Colourful "New London Fabulous" design movement is challenging minimalism, says Adam Nathaniel Furman
Design education "brainwashes" students into rejecting colour, pattern and ornament, according to Adam Nathaniel Furman, who said a group of London designers is finally overcoming bias against their use.
Furman named the movement "New London Fabulous" and described it as "design and architecture as a visual and cultural pursuit, which is highly aesthetic, sensual and celebratory of mixed cultures".
Furman cited London designers Yinka Ilori, Camille Walala and Morag Mysercough as other key figures in the movement, which he said was overturning entrenched bias in the design establishment.
Education "brainwashes" designers
"In terms of what gets canonised, there's definitely a confirmation bias but there's also a naturalisation which brainwashes people through design education," he said, adding: "This is not a critique of design education as a whole because it's fantastic."
"I am part of a sort of group of London designers who have come up who are about my age, over the past few years, and we all seem to have very similar interests," said Furman, speaking to Dezeen last week in a live interview as part of Virtual Design Festival.
"I think people have sort of dismissed us as being like a postmodern revival," he said. "But actually we're really passionate about a lot of things that were just ignored for a while."
All four designers use bold colour and pattern in their work. Designer Yinka Ilori's furniture, interiors and architecture collaborations feature decorative colour schemes.
"New London Fabulous" movement
Initially a textile designer, Camille Walala is known for her colourful graphics, which she applies to interiors, architecture and urban projects.
Trained as a graphic designer, Morag Myerscough's work is similarly characterised by lively use of colour, pattern and typography.
"My hero is Morag Myerscough, who's been incredibly supportive," said Furman, whose own work features lavish use of colour, pattern and historical references.
"She shares her knowledge with younger designers and has really opened up the way for the type of work that we're doing now."
Furman said the four approached architecture and design "as a visual and cultural pursuit, which is highly aesthetic, sensual and celebratory of mixed cultures."
Their work "picks and chooses and mixes from different periods and it does look back," he said.
Colour "not considered serious"
Furman said that the use of colour has been airbrushed from the design canon, even though its use never went away. "I think maybe those who are celebrated and canonised, don't use it," he speculated.

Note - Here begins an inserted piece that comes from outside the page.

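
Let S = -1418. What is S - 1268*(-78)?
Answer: 97486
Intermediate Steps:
S - 1268*(-78) = -1418 - 1268*(-78) = -1418 + 98904 = 97486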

The Bauhaus, for instance, is often viewed as the originator of much of today's pared-back design, yet it was "so colourful," Furman said. "Kandinsky was teaching there," he added.
"Throughout history, there's plenty of mostly women and queer designers who've always used a lot of colour," Furman explained, adding that "a lot of the most popular interior designers have absolutely nothing to do with all of the minimalist architects."
"But they're just not canonised. It's considered not serious. There's an inculcation into a sort of club of looks."
Things are changing, Furman believes, saying there are "a lot of young, queer practitioners and students coming into the industry. The makeup of the design profession is radically transforming. The new generation that is starting to come up now is going to be so cool. It's a very, very beautiful and interesting period for British architecture."
Although not a qualified architect, Furman studied at the Architectural Association school in London, completing his studies in 2008. However, he rejected the technology-driven aesthetic adopted by others at the school, instead viewing technology as an enabler rather than something to celebrate in its own right.
Studied at Architectural Association
"I went through the AA when it was a sort of technophilic Patrik Schumacher period where everyone was sort of believing that technology had to drive everything and everything that you did needed to look as if it was made by technology," he said, adding that much of the work coming out of the school at the time resembled "alien squid or bones".
Furman now co-runs the AA's Saturated Space research cluster, a forum for "the sharing, exploration, and celebration of colour in architecture".
Furman got his first break in 2013 when he was selected for the Designers in Residence programme at the Design Museum, creating a range of ornamental ceramic and 3D-printed objects.
In 2017 he was commissioned by Scottish programme Architecture Fringe to create a speculative design for a high-rise town hall. Called Democratic Monument, it features polychromatic twin towers and a monumental staircase for public events.
Proposal for polychromatic town hall
"It regroups various civic functions into one visually symbolic composition of architectural forms that reconfigure and express varying references, ornament and allusions, depending on the metropolitan area it is situated in and embodies," he wrote in a manifesto for the project on his website.
"It is an expression of urban pride, chromatic joy, and architectural complexity."
In 2018 he co-authored Revisiting Postmodernism, a reappraisal of the maligned movement co-written with Terry Farrell.
His 2019 furniture collection for Milan's Camp Design Gallery features kaleidoscopic printed laminates and cartoonish forms reminiscent of the influential Memphis design group. He described the pieces as an "international cross-fertilization of ornamental styles and quite a lot of campiness."
"I'm one of those people that will take any scale," he said. "My dream is to do a whole skyscraper but I don't think I'll ever be allowed to do that."